Parce qu’ils se méfiaient des élus insulaires et qu’ils prenaient acte du poids électoral des mouvements nationalistes, plusieurs des gouvernements successifs, de droite comme de gauche, nouèrent avec les élus nationalistes, parfois dans le plus grand secret240, des contacts, voire menèrent des négociations épisodiques avec l’une ou l’autre des composantes nationalistes. Certains n’hésitèrent pas à actionner des réseaux parfois douteux. La distribution d’argent public a constitué également un instrument jugé utile.

Les contacts ou négociations qui ont pu avoir lieu n’ont pas tous été de même nature. Ils ne sont pas forcément condamnables, tant il est vrai, comme l’indiquait un ancien ministre de l’Intérieur, que " lorsque l’on veut faire la paix, on la fait avec ses ennemis ". Cependant, force est de constater que, dans ce domaine, tout a été tenté et que rien n’a jamais abouti à des résultats durables. En Corse depuis vingt ans, toute tentative d’échanger des préalables institutionnels, des avancées économiques ou des dérogations à la loi républicaine contre une renonciation à la violence s’est soldée par un échec.

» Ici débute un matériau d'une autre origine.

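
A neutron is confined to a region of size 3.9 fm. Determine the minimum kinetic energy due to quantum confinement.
340.586 keV

Using the uncertainty principle:

1. Position uncertainty: Δx ≈ 3.900e-15 m
2. Minimum momentum uncertainty: Δp = ℏ/(2Δx) = 1.352e-20 kg·m/s
3. Minimum kinetic energy:
   KE = (Δp)²/(2m) = (1.352e-20)²/(2 × 1.675e-27 kg)
   KE = 5.457e-14 J = 340.586 keV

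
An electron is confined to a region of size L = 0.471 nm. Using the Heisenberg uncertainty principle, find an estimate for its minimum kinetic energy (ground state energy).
42.936 meV

Using the uncertainty principle to estimate ground state energy:

1. The position uncertainty is approximately the confinement size:
   Δx ≈ L = 4.710e-10 m

2. From ΔxΔp ≥ ℏ/2, the minimum momentum uncertainty is:
   Δp ≈ ℏ/(2L) = 1.120e-25 kg·m/s

3. The kinetic energy is approximately:
   KE ≈ (Δp)²/(2m) = (1.120e-25)²/(2 × 9.109e-31 kg)
   KE ≈ 6.879e-21 J = 42.936 meV

This is an order-of-magnitude estimate of the ground state energy.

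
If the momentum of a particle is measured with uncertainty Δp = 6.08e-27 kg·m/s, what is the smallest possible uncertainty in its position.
8.672 nm

Using the Heisenberg uncertainty principle:
ΔxΔp ≥ ℏ/2

The minimum uncertainty in position is:
Δx_min = ℏ/(2Δp)
Δx_min = (1.055e-34 J·s) / (2 × 6.080e-27 kg·m/s)
Δx_min = 8.672e-09 m = 8.672 nm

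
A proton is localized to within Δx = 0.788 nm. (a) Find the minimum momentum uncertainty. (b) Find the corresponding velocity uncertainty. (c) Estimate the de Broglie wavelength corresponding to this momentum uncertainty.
(a) Δp_min = 6.691 × 10^-26 kg·m/s
(b) Δv_min = 40.006 m/s
(c) λ_dB = 9.902 nm

Step-by-step:

(a) From the uncertainty principle:
Δp_min = ℏ/(2Δx) = (1.055e-34 J·s)/(2 × 7.880e-10 m) = 6.691e-26 kg·m/s

(b) The velocity uncertainty:
Δv = Δp/m = (6.691e-26 kg·m/s)/(1.673e-27 kg) = 4.001e+01 m/s = 40.006 m/s

(c) The de Broglie wavelength for this momentum:
λ = h/p = (6.626e-34 J·s)/(6.691e-26 kg·m/s) = 9.902e-09 m = 9.902 nm

Note: The de Broglie wavelength is comparable to the localization size, as expected from wave-particle duality.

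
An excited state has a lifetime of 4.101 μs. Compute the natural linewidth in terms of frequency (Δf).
19.404 kHz

Using the energy-time uncertainty principle and E = hf:
ΔEΔt ≥ ℏ/2
hΔf·Δt ≥ ℏ/2

The minimum frequency uncertainty is:
Δf = ℏ/(2hτ) = 1/(4πτ)
Δf = 1/(4π × 4.101e-06 s)
Δf = 1.940e+04 Hz = 19.404 kHz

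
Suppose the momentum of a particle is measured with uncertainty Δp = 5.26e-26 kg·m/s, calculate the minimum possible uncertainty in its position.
1.002 nm

Using the Heisenberg uncertainty principle:
ΔxΔp ≥ ℏ/2

The minimum uncertainty in position is:
Δx_min = ℏ/(2Δp)
Δx_min = (1.055e-34 J·s) / (2 × 5.260e-26 kg·m/s)
Δx_min = 1.002e-09 m = 1.002 nm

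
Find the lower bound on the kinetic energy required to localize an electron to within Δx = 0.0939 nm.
1.080 eV

Localizing a particle requires giving it sufficient momentum uncertainty:

1. From uncertainty principle: Δp ≥ ℏ/(2Δx)
   Δp_min = (1.055e-34 J·s) / (2 × 9.390e-11 m)
   Δp_min = 5.615e-25 kg·m/s

2. This momentum uncertainty corresponds to kinetic energy:
   KE ≈ (Δp)²/(2m) = (5.615e-25)²/(2 × 9.109e-31 kg)
   KE = 1.731e-19 J = 1.080 eV

Tighter localization requires more energy.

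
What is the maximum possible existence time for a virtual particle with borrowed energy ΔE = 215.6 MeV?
1.526 ys

Using the energy-time uncertainty principle:
ΔEΔt ≥ ℏ/2

For a virtual particle borrowing energy ΔE, the maximum lifetime is:
Δt_max = ℏ/(2ΔE)

Converting energy:
ΔE = 215.6 MeV = 3.454e-11 J

Δt_max = (1.055e-34 J·s) / (2 × 3.454e-11 J)
Δt_max = 1.526e-24 s = 1.526 ys

Virtual particles with higher borrowed energy exist for shorter times.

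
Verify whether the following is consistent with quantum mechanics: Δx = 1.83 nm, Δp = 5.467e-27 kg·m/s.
No, it violates the uncertainty principle (impossible measurement).

Calculate the product ΔxΔp:
ΔxΔp = (1.830e-09 m) × (5.467e-27 kg·m/s)
ΔxΔp = 1.000e-35 J·s

Compare to the minimum allowed value ℏ/2:
ℏ/2 = 5.273e-35 J·s

Since ΔxΔp = 1.000e-35 J·s < 5.273e-35 J·s = ℏ/2,
the measurement violates the uncertainty principle.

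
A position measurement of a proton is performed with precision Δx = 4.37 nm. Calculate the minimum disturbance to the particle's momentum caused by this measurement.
1.207 × 10^-26 kg·m/s

The uncertainty principle implies that measuring position disturbs momentum:
ΔxΔp ≥ ℏ/2

When we measure position with precision Δx, we necessarily introduce a momentum uncertainty:
Δp ≥ ℏ/(2Δx)
Δp_min = (1.055e-34 J·s) / (2 × 4.370e-09 m)
Δp_min = 1.207e-26 kg·m/s

The more precisely we measure position, the greater the momentum disturbance.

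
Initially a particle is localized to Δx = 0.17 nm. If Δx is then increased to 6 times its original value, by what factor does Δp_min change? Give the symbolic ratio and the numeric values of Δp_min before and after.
Original Δp_min = 3.102 × 10^-25 kg·m/s; new Δp'_min = 5.169 × 10^-26 kg·m/s; ratio Δp'_min/Δp_min = 1/6.

From the uncertainty principle ΔxΔp ≥ ℏ/2, the minimum momentum uncertainty is Δp_min = ℏ/(2Δx).

Original (Δx = 0.17 nm = 1.700e-10 m):
Δp_min = (1.055e-34 J·s)/(2 × 1.700e-10 m) = 3.102e-25 kg·m/s

When Δx → 6Δx:
Δp'_min = ℏ/(2 × 6Δx) = (1/6) × ℏ/(2Δx) = (1/6) × Δp_min
Δp'_min = 1/6 × 3.102e-25 kg·m/s = 5.169e-26 kg·m/s

Since Δp_min ∝ 1/Δx, when Δx is increased to 6 times its original value, Δp_min decreases to 1/6 of its original value.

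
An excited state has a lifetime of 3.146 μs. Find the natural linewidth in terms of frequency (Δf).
25.295 kHz

Using the energy-time uncertainty principle and E = hf:
ΔEΔt ≥ ℏ/2
hΔf·Δt ≥ ℏ/2

The minimum frequency uncertainty is:
Δf = ℏ/(2hτ) = 1/(4πτ)
Δf = 1/(4π × 3.146e-06 s)
Δf = 2.529e+04 Hz = 25.295 kHz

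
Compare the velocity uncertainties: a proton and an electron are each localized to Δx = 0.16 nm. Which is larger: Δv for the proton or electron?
The electron has the larger minimum velocity uncertainty, by a ratio of 1836.2.

For both particles, Δp_min = ℏ/(2Δx) = 3.296e-25 kg·m/s (same for both).

The velocity uncertainty is Δv = Δp/m:
- proton: Δv = 3.296e-25 / 1.673e-27 = 1.970e+02 m/s = 197.028 m/s
- electron: Δv = 3.296e-25 / 9.109e-31 = 3.618e+05 m/s = 361.774 km/s

Ratio: 3.618e+05 / 1.970e+02 = 1836.2

The lighter particle has larger velocity uncertainty because Δv ∝ 1/m.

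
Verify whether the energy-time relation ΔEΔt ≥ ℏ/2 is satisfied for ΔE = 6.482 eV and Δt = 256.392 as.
Yes, it satisfies the uncertainty relation.

Calculate the product ΔEΔt:
ΔE = 6.482 eV = 1.039e-18 J
ΔEΔt = (1.039e-18 J) × (2.564e-16 s)
ΔEΔt = 2.663e-34 J·s

Compare to the minimum allowed value ℏ/2:
ℏ/2 = 5.273e-35 J·s

Since ΔEΔt = 2.663e-34 J·s ≥ 5.273e-35 J·s = ℏ/2,
this satisfies the uncertainty relation.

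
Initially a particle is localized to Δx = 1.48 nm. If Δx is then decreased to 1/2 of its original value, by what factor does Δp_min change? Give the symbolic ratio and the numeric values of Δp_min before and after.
Original Δp_min = 3.563 × 10^-26 kg·m/s; new Δp'_min = 7.125 × 10^-26 kg·m/s; ratio Δp'_min/Δp_min = 2.

From the uncertainty principle ΔxΔp ≥ ℏ/2, the minimum momentum uncertainty is Δp_min = ℏ/(2Δx).

Original (Δx = 1.48 nm = 1.480e-09 m):
Δp_min = (1.055e-34 J·s)/(2 × 1.480e-09 m) = 3.563e-26 kg·m/s

When Δx → (1/2)Δx:
Δp'_min = ℏ/(2 × (1/2)Δx) = 2 × ℏ/(2Δx) = 2 × Δp_min
Δp'_min = 2 × 3.563e-26 kg·m/s = 7.125e-26 kg·m/s

Since Δp_min ∝ 1/Δx, when Δx is decreased to 1/2 of its original value, Δp_min increases to 2 times its original value.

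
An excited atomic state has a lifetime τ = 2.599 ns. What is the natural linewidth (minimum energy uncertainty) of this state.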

( DES NEGOCIATIONS EN CATIMINI

Un ancien ministre de l’Intérieur entendu par la commission d’enquête a indiqué, lorsqu’étaient évoquées d’éventuelles négociations ou discussions à propos de la Corse, qu’il avait pris soin de ne dialoguer qu’avec des élus du suffrage universel.

Pourtant, un ancien préfet en poste sur l’île a stigmatisé devant la commission " la prétention parisienne, sous la forme de chargés de mission qui allaient et venaient ", car expliquait-il : " quand des chargés de mission à Paris, prétendent discuter avec les éléments nationalistes, sur place il est impossible de continuer à travailler. Les gens le savent. Quand il y a des fuites dans la presse, tout le monde est paralysé par la peur, et c’est en pure perte ".

Comme l’écrit dans ses mémoires le commissaire Robert Broussard, et ses mots dépassent la seule période de sa présence sur l’île : " A quoi bon arrêter des poseurs de bombes s’ils doivent être relâchés quelques jours plus tard ? A quoi bon interpeller des flingueurs de façades de gendarmerie si, une fois libérés, ils deviennent des interlocuteurs du pouvoir ?"

( DES SUBVENTIONS D’APAISEMENT

L’accusation d’avoir fait circuler des valises de billets destinés à l’un ou l’autre des mouvements clandestins a parfois été portée contre certains gouvernements, dans des intentions purement polémiques. Rien ne permet d’étayer une telle accusation et la réalité se révèle plus prosaïque.

Comme l’explique M. Nicolas Giudici, les milieux nationalistes ont pris le contrôle de l’université de Corte - " le plus important gisement d’emplois publics de l’après-guerre " - et acquis des positions fortes dans le milieu agricole ainsi que dans les mouvements associatifs et culturels. Dès lors, " les méthodes utilisées par les gouvernements successifs ne consistent pas à offrir des liquidités aux clandestins mais, ce qui revient au même, à soutenir certains de leurs projets agricoles, industriels, touristiques, associatifs ou culturels, sans vérifier l’utilisation des fonds241 ".

C’est ce que confirmait devant la commission d’enquête un ancien ministre, qui indiquait de manière volontairement caricaturale : " vous savez comment cela se passait. Des groupes nationalistes, il y en a plusieurs. Un jour, un ministre disait qu’il allait discuter avec les nationalistes. Il rencontrait un groupe, qui lui disait : " c’est tant ". On payait et le groupe partait dans la nature en disant qu’il ne ferait plus rien. Mais un autre commettait ensuite des exactions. Puis, on changeait de ministre. Les autres disaient : " c’est tant ". On payait. C’est cela aussi l’empilement des régimes fiscaux dérogatoires ". Explicitant ce qu’il entendait par " on payait ", il précisait qu’il ne s’agissait pas, bien entendu, de valises de billets mais du financement d’activités économiques rencontrant des difficultés : " quand vous négociez avec ces gens, ils vous disent : " vous comprenez, nous avons des problèmes ; à Bastia par exemple, il faut plus de crédits pour la formation professionnelle ". On paye, c’est cela. Il faut de la formation professionnelle, il faut conclure un marché... ".